Solamente quando, già in pigiama, alzano la testa annoiate dal divano e ti dicono “Ah sei arrivato?” comprendi che
il viaggio è terminato; anzi no, che è appena iniziato.
Ultra
Trail del Lago d’Orta, Omegna, VB. 58 km, anche se alla fine erano 60 (comunque
ce n’era per tutti: 34, 82 e 120 KM). Quando arrivi a Omegna, sai già che nelle
prossime ore il mondo ti apparirà molto inclinato. Così è stato anche oggi.
Soprattutto nella prima parte di questa UTLO 58. Si parte e si sale subito per
una Via Crucis che va su dritto per dritto a Quarna. Sul ciottolato rallentamenti,
soste e riprese di un’umanità variegata (ma quanti eravamo?). Allegra e
godereccia all'inizio, poi via via più silenziosa sino al pellegrinaggio finale.

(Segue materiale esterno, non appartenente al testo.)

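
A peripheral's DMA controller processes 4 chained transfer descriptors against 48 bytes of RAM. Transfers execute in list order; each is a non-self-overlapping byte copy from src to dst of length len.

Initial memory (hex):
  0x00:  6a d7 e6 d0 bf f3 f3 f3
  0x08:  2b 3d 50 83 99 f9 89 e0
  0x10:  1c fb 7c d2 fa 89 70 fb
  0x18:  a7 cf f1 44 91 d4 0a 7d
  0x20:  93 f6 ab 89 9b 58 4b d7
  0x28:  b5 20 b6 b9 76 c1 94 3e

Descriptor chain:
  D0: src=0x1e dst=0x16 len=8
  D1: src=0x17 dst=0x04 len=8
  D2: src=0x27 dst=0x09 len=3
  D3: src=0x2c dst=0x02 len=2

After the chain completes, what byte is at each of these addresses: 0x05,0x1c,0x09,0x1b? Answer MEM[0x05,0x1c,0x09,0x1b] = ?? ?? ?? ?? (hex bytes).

MEM[0x05,0x1c,0x09,0x1b] = 93 9b d7 89

  after D0: wrote 8B at 0x16 = 0a7d93f6ab899b58
  after D1: wrote 8B at 0x04 = 7d93f6ab899b580a
  after D2: wrote 3B at 0x09 = d7b520
  after D3: wrote 2B at 0x02 = 76c1
query mem[0x05]=0x93, mem[0x1c]=0x9b, mem[0x09]=0xd7, mem[0x1b]=0x89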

Si scollina a Quarna di Sopra, poi c’è quella di Sotto e si attacca il monte
Mazzoccone. Solita crisi da prima salita. Mi fermo a rifiatare sul sentiero
monopersona, perché da dietro il gruppone ansima e mi distrae. La seconda
salita, quella al monte Croce, risulta più lunga, ma meno tosta. Approccio l’inclinazione
con maggiore calma e minori battiti. Molto meglio. Primi 20 km e il dislivello segna
già 2000. Dal monte Novesso al traguardo (e abbiamo appena traguardato il 24esimo)

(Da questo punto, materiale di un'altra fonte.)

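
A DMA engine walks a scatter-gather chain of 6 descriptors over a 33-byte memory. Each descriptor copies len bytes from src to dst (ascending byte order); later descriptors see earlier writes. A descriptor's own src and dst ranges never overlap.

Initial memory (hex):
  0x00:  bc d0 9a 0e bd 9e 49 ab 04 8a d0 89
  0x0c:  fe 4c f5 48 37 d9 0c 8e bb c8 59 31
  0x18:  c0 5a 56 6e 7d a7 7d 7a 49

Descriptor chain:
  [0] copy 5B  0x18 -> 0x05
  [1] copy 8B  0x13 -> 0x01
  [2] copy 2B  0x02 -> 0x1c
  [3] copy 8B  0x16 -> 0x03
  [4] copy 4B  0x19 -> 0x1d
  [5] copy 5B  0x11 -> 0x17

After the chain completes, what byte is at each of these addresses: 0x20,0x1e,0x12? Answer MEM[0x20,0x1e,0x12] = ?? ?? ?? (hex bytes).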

ci sarebbe da menare le gambe, se uno ci fosse portato. Il tenutario del
presente blog fa comunque l’impresa (personale) di correre quando c’è discesa e
di non farsi sopraffare dalla fatica sul piano.
Prima
di Arola (si accettano scommesse sull’accento) faccio la conoscenza con il
simpatico scozzese trapiantato a New York. Non ha mai corso una ultra, ha fatto
solo una maratona in allenamento, ansima, ma non si dispera. L’obiettivo è di
rientrare alla base in meno di 11ore30minuti (si sa che ognuno si pone obiettivi tutti
suoi). Usciamo insieme dalla base vita e lasciamo insieme pure l’ultimo ristoro
di Grassona. Nella ventina di km che stanno in mezzo ai due paesi di lui avevo
perso le tracce. Ero più propenso a seguire quelle di una biondina mica male,
che mi ha reso quasi piacevole il tratto Pella – Grassona, dove mi sono
esibito, con successo, in un mantra silenzioso “cerca di correre, cerca di
correre”. Gli ultimi dodici km li faccio alla luce della frontale, immerso
nella mia solitudine (e in quella dell’amico scozzese che ansima, ma non si
dispera), attento a non perdere la via dettata da quelle minuscole lucciole
catarifrangenti. Ancora un po’ di salita, tanto piano e un’ultima discesa per
arrivare sul lungolago, dove mi esibisco in sorpassi politicamente non corretti
per un vero trailer. Per la cronaca ho lasciato dietro anche lo scozzese, unicamente per
una questione di secondi e di età.
A
livello prestativo non si discute il miglioramento rispetto alle ultime uscite.
Farsi un’idea del proprio ritmo e coltivare una certa sensibilità nel
perseguirlo, anche in allenamento, può portare a risultati insperati. Per quanto
riguarda la gara si può dire solo bene di un trail dove, nonostante i ristori
alquanto distanziati, ti coccolano con polenta, uva, minestrina calda e uova
sode (?). E gran bene si deve dire, soprattutto, dei tanti volontari che sono
state la costante su tutto il percorso. Vogliamo trovare una pecca: al
traguardo occorreva pagare per una birra. L’avessi saputo mi sarei portato
appresso la Menabrea presente nel pacco gara.